Autonomous Removal of Perspective Distortion of Elevator Button Images based on Corner Detection
This work addresses the need for reliable elevator button recognition to enable autonomous elevator operation, though it is incremental with a small dataset.
The paper tackles the problem of accurately recognizing elevator buttons under challenging image conditions by proposing a deep learning-based approach to autonomously correct perspective distortions using button corner detection, achieving high accuracy in motion estimation and distortion removal as demonstrated on a dataset of 15 images.

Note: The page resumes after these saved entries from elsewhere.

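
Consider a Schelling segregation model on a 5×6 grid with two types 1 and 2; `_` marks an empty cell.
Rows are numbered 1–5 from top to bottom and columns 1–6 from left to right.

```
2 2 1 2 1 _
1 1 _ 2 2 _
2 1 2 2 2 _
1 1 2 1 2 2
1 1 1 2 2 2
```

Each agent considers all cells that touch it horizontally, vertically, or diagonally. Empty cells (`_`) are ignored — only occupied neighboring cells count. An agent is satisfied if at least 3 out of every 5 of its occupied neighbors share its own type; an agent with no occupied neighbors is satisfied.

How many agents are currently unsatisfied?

(1,1)2 1/3 ✗
(1,2)2 1/4 ✗
(1,3)1 1/4 ✗
(1,4)2 2/4 ✗
(1,5)1 0/3 ✗
(2,1)1 2/5 ✗
(2,2)1 3/7 ✗
(2,4)2 5/7 ✓
(2,5)2 4/5 ✓
(3,1)2 0/5 ✗
(3,2)1 4/7 ✗
(3,3)2 3/7 ✗
(3,4)2 6/7 ✓
(3,5)2 5/6 ✓
(4,1)1 4/5 ✓
(4,2)1 5/8 ✓
(4,3)2 3/8 ✗
(4,4)1 1/8 ✗
(4,5)2 6/7 ✓
(4,6)2 4/4 ✓
(5,1)1 3/3 ✓
(5,2)1 4/5 ✓
(5,3)1 3/5 ✓
(5,4)2 3/5 ✓
(5,5)2 4/5 ✓
(5,6)2 3/3 ✓
Unsatisfied: (1,1), (1,2), (1,3), (1,4), (1,5), (2,1), (2,2), (3,1), (3,2), (3,3), (4,3), (4,4) — 12 in total.

12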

Elevator button recognition is a critical function to realize the autonomous operation of elevators. However, challenging image conditions and various image distortions make it difficult to recognize buttons accurately. To fill this gap, we propose a novel deep learning-based approach, which aims to autonomously correct perspective distortions of elevator button images based on button corner detection results. First, we leverage a novel image segmentation model and the Hough Transform method to obtain button segmentation and button corner detection results. Then, pixel coordinates of standard button corners are used as reference features to estimate camera motions for correcting perspective distortions. Fifteen elevator button images are captured from different angles of view as the dataset. The experimental results demonstrate that our proposed approach is capable of estimating camera motions and removing perspective distortions of elevator button images with high accuracy.